Some of the more popular ruses in 2020 included pretending to be from:
The Australian Tax Office (ATO) – particularly in relation to the early release of super under temporary COVID-19 access measures.
Amazon – claiming a fraudulent purchase had been made on their Amazon account, or their Amazon Prime free trial was running out. This typically then became a remote access scam.
Financial institutions – scammers impersonated a number of banks in order to obtain banking details from victims.
PayPal – various scams involving PayPal accounts.
Netflix – claiming subscription payment details had been declined, or were about to expire, and needed updating.
Last year reports of losses to investment scams totalled $328 million, with scammers increasingly taking advantage of social media to make first contact with victims, often involving the purchase of Bitcoin or other cryptocurrencies.

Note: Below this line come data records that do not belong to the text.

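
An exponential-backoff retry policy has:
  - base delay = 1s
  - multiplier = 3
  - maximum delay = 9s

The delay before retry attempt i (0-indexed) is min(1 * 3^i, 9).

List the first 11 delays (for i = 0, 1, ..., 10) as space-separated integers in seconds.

Computing each delay:
  i=0: min(1*3^0, 9) = 1
  i=1: min(1*3^1, 9) = 3
  i=2: min(1*3^2, 9) = 9
  i=3: min(1*3^3, 9) = 9
  i=4: min(1*3^4, 9) = 9
  i=5: min(1*3^5, 9) = 9
  i=6: min(1*3^6, 9) = 9
  i=7: min(1*3^7, 9) = 9
  i=8: min(1*3^8, 9) = 9
  i=9: min(1*3^9, 9) = 9
  i=10: min(1*3^10, 9) = 9

Answer: 1 3 9 9 9 9 9 9 9 9 9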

Scammers also use methods such as cold calling victims claiming to be a stockbroker or portfolio manager, offering hot tips and share promotions via email or message forums, promoting investment seminars promising access to experts, and posing as financial advisers offering early access to super.
The Australian Securities and Investments Commission (ASIC) is also concerned about the growing number of online influencers offering financial product advice, without being licensed to do so. See our article on fake news and inappropriate advice for more information.
Unfortunately we live in an era where it pays to be sceptical. Here are some tips to help keep you safe:
Educate yourself on popular scams by visiting the Scamwatch website.
Do not give out personal details unless you made first contact with the organisation.
Always consider that unsolicited approaches via email, text message, social media, or any other format, could be a scam.
Do not open suspicious texts, pop-ups, or click on attachments. If you think it could be legitimate, contact the organisation using details you have searched for yourself.
Don’t give someone remote access to your computer, unless you have made first contact and you can verify who you are talking to.
Keep personal details secure by locking your mailbox, shredding important documents you no longer need, keeping passwords and PINs in a safe place, and being careful about the personal information you share on social media.
Review your privacy and security settings on social media sites.
Be wary of requests for personal details or payments.
Be careful when shopping online and think twice before using virtual currencies such as Bitcoin.